The iPad should have already broken all iPhone single day and weekend sales records. It will probably beat the iPhone first month record. But those aren't what I was speculating originally anyway - they're just nice indicators of things to come. I think the iPad line is going to outsell the iPhone long-term. Apple might completely turn everything on its head in the next few years by dramatically changing both products though. smile

I think some of you guys are getting too personal. I'm not making observations based on what I want nor what I would feel would fit my pocket book. I'm looking at current and historical performance of the market at large. Basically everyone else as a whole, not including me.

We can argue technical merits all day and I will probably agree with most of the points you guys make. Most of them are simple facts and easy to verify. But at the end of the day, the market at large is making their purchasing decisions not only on those merits. It's painfully clear that Amazon has not been able to revolutionize the print industry with the Kindle. Nor has anyone else.

So far, Apple seems to have the best shot of doing this. I'm very (very) confident that we're going to see far more ebook purchases with the iPad than with all other e-reader products combined.

I'd be surprised if Amazon sold as many Kindles as Apple have sold AppleTV. I think that at $99 a brand-name eBook reader would sell very well. I don't think it would sell as well today as it would have one year ago though. Not with the specs of current products that is. Maybe the Nook. At $50, they'd really move. And I strongly believe that's where the price for this type of device needs to go to reach the mainstream.
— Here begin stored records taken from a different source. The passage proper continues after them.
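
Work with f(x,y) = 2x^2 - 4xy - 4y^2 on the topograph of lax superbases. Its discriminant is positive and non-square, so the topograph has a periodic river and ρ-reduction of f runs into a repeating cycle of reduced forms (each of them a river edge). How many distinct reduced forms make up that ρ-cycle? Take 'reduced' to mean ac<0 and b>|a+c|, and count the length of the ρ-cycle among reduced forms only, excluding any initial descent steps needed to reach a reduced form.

D = 48, ⌊√D⌋ = 6
descent: ρ → (-4,4,2)  [lands on river]
river: ρ → (2,4,-4)
ρ-cycle length = 2 (tail of 1 descent step not counted)

2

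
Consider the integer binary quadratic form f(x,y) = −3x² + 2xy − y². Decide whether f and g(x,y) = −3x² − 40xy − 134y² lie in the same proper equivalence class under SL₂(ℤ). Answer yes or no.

D₁ = -8, D₂ = -8
f is negative-definite; reduce −f:
−f: flip: (3,-2,1)→(1,2,3)
−f: translate: b→0 (≡2 mod 2), so (1,2,3)→(1,0,2)
−f: reduced (well bottom): (1,0,2) with a≤c, −a<b≤a
flip sign back: reduced form of f is (-1,0,-2)
g is negative-definite; reduce −g:
−g: translate: b→-2 (≡40 mod 6), so (3,40,134)→(3,-2,1)
−g: flip: (3,-2,1)→(1,2,3)
−g: translate: b→0 (≡2 mod 2), so (1,2,3)→(1,0,2)
−g: reduced (well bottom): (1,0,2) with a≤c, −a<b≤a
flip sign back: reduced form of g is (-1,0,-2)
reduced forms (-1, 0, -2) vs (-1, 0, -2) ⇒ equivalent

yes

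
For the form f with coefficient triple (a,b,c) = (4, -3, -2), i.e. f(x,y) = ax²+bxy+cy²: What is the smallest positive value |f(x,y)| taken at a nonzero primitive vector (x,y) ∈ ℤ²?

descent: ρ → (-2,3,4)  [lands on river]
river: ρ → (4,5,-1)
river: ρ → (-1,5,4)
river: ρ → (4,3,-2)
river: ρ → (-2,5,2)
river: ρ → (2,3,-4)
river: ρ → (-4,5,1)
river: ρ → (1,5,-4)
river: ρ → (-4,3,2)
river: ρ → (2,5,-2)
closes: descent 1, river 10
min |a| on river = 1

1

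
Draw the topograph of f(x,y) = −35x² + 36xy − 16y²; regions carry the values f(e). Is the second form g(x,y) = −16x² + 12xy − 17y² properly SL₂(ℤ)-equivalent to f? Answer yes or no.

D₁ = -944, D₂ = -944
f is negative-definite; reduce −f:
−f: translate: b→34 (≡-36 mod 70), so (35,-36,16)→(35,34,15)
−f: flip: (35,34,15)→(15,-34,35)
−f: translate: b→-4 (≡-34 mod 30), so (15,-34,35)→(15,-4,16)
−f: reduced (well bottom): (15,-4,16) with a≤c, −a<b≤a
flip sign back: reduced form of f is (-15,4,-16)
g is negative-definite; reduce −g:
−g: reduced (well bottom): (16,-12,17) with a≤c, −a<b≤a
flip sign back: reduced form of g is (-16,12,-17)
reduced forms (-15, 4, -16) vs (-16, 12, -17) ⇒ inequivalent

no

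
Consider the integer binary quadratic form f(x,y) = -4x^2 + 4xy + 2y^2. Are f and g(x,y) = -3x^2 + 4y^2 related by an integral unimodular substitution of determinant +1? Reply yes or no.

D₁ = 48, D₂ = 48
river cycle of f (length 2): (2, 4, -4), (-4, 4, 2)
river cycle of g (length 2): (-3, 6, 1), (1, 6, -3)
cycles differ ⇒ inequivalent

no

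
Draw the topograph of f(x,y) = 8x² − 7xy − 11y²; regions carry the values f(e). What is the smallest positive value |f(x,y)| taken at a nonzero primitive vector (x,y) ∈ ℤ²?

descent: ρ → (-11,7,8)  [lands on river]
river: ρ → (8,9,-10)
river: ρ → (-10,11,7)
river: ρ → (7,17,-4)
river: ρ → (-4,15,11)
river: ρ → (11,7,-8)
river: ρ → (-8,9,10)
river: ρ → (10,11,-7)
river: ρ → (-7,17,4)
river: ρ → (4,15,-11)
closes: descent 1, river 10
min |a| on river = 4

4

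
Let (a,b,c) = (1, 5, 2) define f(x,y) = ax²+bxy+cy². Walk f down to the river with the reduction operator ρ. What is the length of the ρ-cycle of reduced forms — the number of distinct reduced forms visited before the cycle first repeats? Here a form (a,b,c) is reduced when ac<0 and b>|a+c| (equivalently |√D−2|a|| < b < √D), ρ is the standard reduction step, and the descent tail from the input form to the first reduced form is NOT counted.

D = 17, ⌊√D⌋ = 4
descent: ρ → (2,3,-1)  [lands on river]
river: ρ → (-1,3,2)
river: ρ → (2,1,-2)
river: ρ → (-2,3,1)
river: ρ → (1,3,-2)
river: ρ → (-2,1,2)
ρ-cycle length = 6 (tail of 1 descent step not counted)

6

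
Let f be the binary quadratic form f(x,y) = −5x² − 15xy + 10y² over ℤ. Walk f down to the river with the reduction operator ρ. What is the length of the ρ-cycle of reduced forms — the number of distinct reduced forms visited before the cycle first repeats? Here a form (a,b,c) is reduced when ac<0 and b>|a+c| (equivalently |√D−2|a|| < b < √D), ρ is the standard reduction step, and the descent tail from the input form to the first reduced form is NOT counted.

D = 425, ⌊√D⌋ = 20
descent: ρ → (10,15,-5)  [lands on river]
river: ρ → (-5,15,10)
river: ρ → (10,5,-10)
river: ρ → (-10,15,5)
river: ρ → (5,15,-10)
river: ρ → (-10,5,10)
ρ-cycle length = 6 (tail of 1 descent step not counted)

6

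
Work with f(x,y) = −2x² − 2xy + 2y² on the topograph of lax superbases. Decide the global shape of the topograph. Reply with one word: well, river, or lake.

D = b²−4ac = (-2)² − 4·(-2)·2 = 20
D > 0 non-square ⇒ indefinite ⇒ periodic river

river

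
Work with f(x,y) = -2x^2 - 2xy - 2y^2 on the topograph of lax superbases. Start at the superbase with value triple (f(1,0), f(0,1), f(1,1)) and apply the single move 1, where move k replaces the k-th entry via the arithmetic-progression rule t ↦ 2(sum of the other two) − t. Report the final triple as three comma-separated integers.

start (-2,-2,-6) = (f(1,0),f(0,1),f(1,1))
replace slot 1: 2·((-2)+(-6)) − (-2) = -14 → (-14,-2,-6)

-14,-2,-6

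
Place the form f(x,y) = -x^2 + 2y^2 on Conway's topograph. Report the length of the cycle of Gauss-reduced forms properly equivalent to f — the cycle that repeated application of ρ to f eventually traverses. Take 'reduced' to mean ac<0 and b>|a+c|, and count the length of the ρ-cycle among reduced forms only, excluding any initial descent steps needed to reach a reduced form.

D = 8, ⌊√D⌋ = 2
descent: ρ → (2,0,-1)
descent: ρ → (-1,2,1)  [lands on river]
river: ρ → (1,2,-1)
ρ-cycle length = 2 (tail of 2 descent steps not counted)

2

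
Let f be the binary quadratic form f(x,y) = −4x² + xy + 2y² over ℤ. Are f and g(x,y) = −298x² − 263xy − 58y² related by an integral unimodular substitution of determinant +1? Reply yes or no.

D₁ = 33, D₂ = 33
river cycle of f (length 4): (2, 3, -3), (-3, 3, 2), (2, 5, -1), (-1, 5, 2)
river cycle of g (length 4): (2, 3, -3), (-3, 3, 2), (2, 5, -1), (-1, 5, 2)
cycles coincide ⇒ equivalent

yes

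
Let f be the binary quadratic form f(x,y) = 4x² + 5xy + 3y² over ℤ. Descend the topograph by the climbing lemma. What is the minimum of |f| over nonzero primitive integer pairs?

translate: b→-3 (≡5 mod 8), so (4,5,3)→(4,-3,2)
flip: (4,-3,2)→(2,3,4)
translate: b→-1 (≡3 mod 4), so (2,3,4)→(2,-1,3)
reduced (well bottom): (2,-1,3) with a≤c, −a<b≤a
well minimum = a = 2

2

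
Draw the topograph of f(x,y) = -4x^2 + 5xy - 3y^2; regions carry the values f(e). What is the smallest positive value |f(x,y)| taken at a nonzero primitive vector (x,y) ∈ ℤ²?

translate: b→3 (≡-5 mod 8), so (4,-5,3)→(4,3,2)
flip: (4,3,2)→(2,-3,4)
translate: b→1 (≡-3 mod 4), so (2,-3,4)→(2,1,3)
reduced (well bottom): (2,1,3) with a≤c, −a<b≤a
well minimum |f| = |-2| = 2 (negative-definite)

2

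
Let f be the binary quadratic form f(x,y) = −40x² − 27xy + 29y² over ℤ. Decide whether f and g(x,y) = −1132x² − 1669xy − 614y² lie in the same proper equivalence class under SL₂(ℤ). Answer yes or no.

D₁ = 5369, D₂ = 5369
river cycle of f (length 14): (29, 27, -40), (-40, 53, 16), (16, 43, -55), (-55, 67, 4), (4, 69, -38), (-38, 7, 35), (35, 63, -10), (-10, 57, 53), (53, 49, -14), (-14, 63, 25), … (4 more)
river cycle of g (length 14): (16, 43, -55), (-55, 67, 4), (4, 69, -38), (-38, 7, 35), (35, 63, -10), (-10, 57, 53), (53, 49, -14), (-14, 63, 25), (25, 37, -40), (-40, 43, 22), … (4 more)
cycles coincide ⇒ equivalent

yes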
This pricing doesn't reflect on my opinions of the iPad - that's a completely different type of device with its own set of rules. I'd have preferred to see it start at $399 with fewer model variations to choose from, and a lower priced upgrade to 3G and GPS. However, given the demand, I think Apple is pretty safe with the current pricing.

One of the early lauded e-ink features was certainly cheap production. And of course flexible substrate super-thin substrate. None of which are being featured in any commercial product today.

Again: I'm not interested in an iPad for myself. I have owned and continue to own only one iPod model, the second generation touch. I bought it primarily for development purposes. Other than that, I own and have owned a number of Apple computers. I don't think that makes me a rabid fan boy. No one else makes computers even 1/4 as good at any price. Again, simple facts, easy to verify.

And, in case no one remembers from other threads, I do like the idea and promise of e-ink (very VERY much so in fact). I just don't like the pricing on the current reader products (for myself, which is irrelevant to others) nor for their market growth.